Mumbai: Tata Chemicals Ltd agreed to buy US-based General Chemical Industrial Products Inc. for $1 billion (Rs3,940 crore), extending India’s second largest business group’s record overseas acquisitions.
Tata Chemicals will acquire the maker of soda ash from Harbinger Capital Partners, the company said in a statement on Thursday.
Tata group chairperson Ratan Tata has acquired UK-based tea distributor Tetley and that country’s biggest steel maker, Corus Group Plc., as he uses his dominance of industries from autos to software to fund an overseas push. Tata is also the front-runner to acquire Ford Motor Co.’s luxury Jaguar and Land Rover brands.
“They may seem to be growing fast but then India is a growing story and if you have the financial muscle, why not?” Rohit Nagraj, an analyst with Angel Broking Ltd, said in Mumbai. “As a conglomerate they have been able to integrate the acquisitions well,” Nagraj said.
Shares of Tata Chemicals fell by 7.27% on Thursday to close trading at Rs305 on the Bombay Stock Exchange.
The acquisition is subject to shareholder and regulatory approvals, the statement from the company said.
General Chemicals produces natural soda ash, which uses less energy, capital and raw materials than synthetic soda, the company said on its website. The privately held company has facilities in Wyoming, the statement said.
Tata Chemicals had Rs1,350 crore of cash, including investments, as of March, Nagraj said. The acquisition will make Tata Chemicals the world’s second biggest soda ash maker, he added.
Tata Chemicals manufactures and sells soda ash, cement, sodium bicarbonate and food additives, including edible salt and cooking soda. Its fertilizers division produces urea and phosphate for agricultural use.
In December 2005, Tata Chemicals bought UK-based Brunner Mond Group, raising its soda ash capacity to about 3 million tonnes, accounting for 8% of the global market.
Operations of the company remain small when compared with its international peers, Moody’s Investors Service said last month. It rates the company’s foreign currency bonds at Baa3—the lowest level of investment grade.
The combined group will command about 14% of the world soda ash capacity, Rohan Gupta, an analyst with Emkay Share and Stock Brokers Ltd, said in Mumbai.

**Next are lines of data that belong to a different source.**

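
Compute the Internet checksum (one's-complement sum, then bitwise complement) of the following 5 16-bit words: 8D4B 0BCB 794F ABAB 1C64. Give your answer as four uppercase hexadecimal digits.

One's-complement addition (fold any carry out of bit 15 back into bit 0):
  0x8D4B + 0x0BCB = 0x09916
  0x9916 + 0x794F = 0x11265 → wrap carry → 0x1266
  0x1266 + 0xABAB = 0x0BE11
  0xBE11 + 0x1C64 = 0x0DA75
One's-complement sum = 0xDA75.
Checksum = ~0xDA75 & 0xFFFF = 0x258A.

258A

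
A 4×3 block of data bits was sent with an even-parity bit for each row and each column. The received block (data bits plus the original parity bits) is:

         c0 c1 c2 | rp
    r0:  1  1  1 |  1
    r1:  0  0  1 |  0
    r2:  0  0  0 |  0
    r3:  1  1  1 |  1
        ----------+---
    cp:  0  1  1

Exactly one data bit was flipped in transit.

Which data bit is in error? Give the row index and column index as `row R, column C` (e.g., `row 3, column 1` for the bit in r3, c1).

row 1, column 1

Recompute each row's even parity and compare to rp:
  r0: data parity 1, sent rp 1 → ok
  r1: data parity 1, sent rp 0 → mismatch
  r2: data parity 0, sent rp 0 → ok
  r3: data parity 1, sent rp 1 → ok
Recompute each column's even parity and compare to cp:
  c0: data parity 0, sent cp 0 → ok
  c1: data parity 0, sent cp 1 → mismatch
  c2: data parity 1, sent cp 1 → ok
Exactly one row (r1) and one column (c1) fail → the flipped bit is at their intersection.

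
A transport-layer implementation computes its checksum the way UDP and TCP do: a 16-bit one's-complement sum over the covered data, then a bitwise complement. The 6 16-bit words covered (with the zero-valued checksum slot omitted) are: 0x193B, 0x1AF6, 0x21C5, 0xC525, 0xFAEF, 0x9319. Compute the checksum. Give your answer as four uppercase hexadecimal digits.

56DA

One's-complement addition (fold any carry out of bit 15 back into bit 0):
  0x193B + 0x1AF6 = 0x03431
  0x3431 + 0x21C5 = 0x055F6
  0x55F6 + 0xC525 = 0x11B1B → wrap carry → 0x1B1C
  0x1B1C + 0xFAEF = 0x1160B → wrap carry → 0x160C
  0x160C + 0x9319 = 0x0A925
One's-complement sum = 0xA925.
Checksum = ~0xA925 & 0xFFFF = 0x56DA.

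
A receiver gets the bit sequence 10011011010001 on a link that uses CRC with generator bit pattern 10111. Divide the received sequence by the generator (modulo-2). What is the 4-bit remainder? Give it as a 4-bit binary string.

Modulo-2 division of 10011011010001 by 10111:
  pos 0: 10011 XOR 10111 = 00100
  pos 2: 10001 XOR 10111 = 00110
  pos 4: 11010 XOR 10111 = 01101
  pos 5: 11011 XOR 10111 = 01100
  pos 6: 11000 XOR 10111 = 01111
  pos 7: 11110 XOR 10111 = 01001
  pos 8: 10010 XOR 10111 = 00101
Remainder = 1011 (nonzero — an error is detected).

1011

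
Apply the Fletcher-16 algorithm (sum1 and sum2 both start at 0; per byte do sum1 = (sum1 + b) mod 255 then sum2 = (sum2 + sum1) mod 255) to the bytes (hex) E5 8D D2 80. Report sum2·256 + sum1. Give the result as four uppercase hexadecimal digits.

66C6

Running sums (mod 255):
  after byte 0 (E5): sum1=229, sum2=229
  after byte 1 (8D): sum1=115, sum2=89
  after byte 2 (D2): sum1=70, sum2=159
  after byte 3 (80): sum1=198, sum2=102
Checksum = sum2·256 + sum1 = 102·256 + 198 = 26310 = 0x66C6.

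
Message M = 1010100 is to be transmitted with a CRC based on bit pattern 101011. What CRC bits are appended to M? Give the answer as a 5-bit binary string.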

He rates the stock as “buy.”
“Funding shouldn’t be a problem as they will be able to raise debt and may have to liquidate some of their investments,” he said.
The Tata group had revenue of $28.8 billion in the year ended 31 March—the equivalent of about 3.2% of India’s gross domestic product, according to its website. The combined market value of 27 companies including Tata Chemicals, Tata Motors Ltd, the nation’s largest truckmaker, Tata Consultancy Services Ltd, and Tata Steel Ltd reached $59.6 billion on 24 January, the website said. The group employs about 289,500 people.
Tata Motors was selected by Ford as the preferred bidder for the UK-based luxury brands this month.
Ratan Tata’s biggest overseas acquisition is the $13 billion purchase of Corus Group that he sealed in a bidding contest 12 months ago.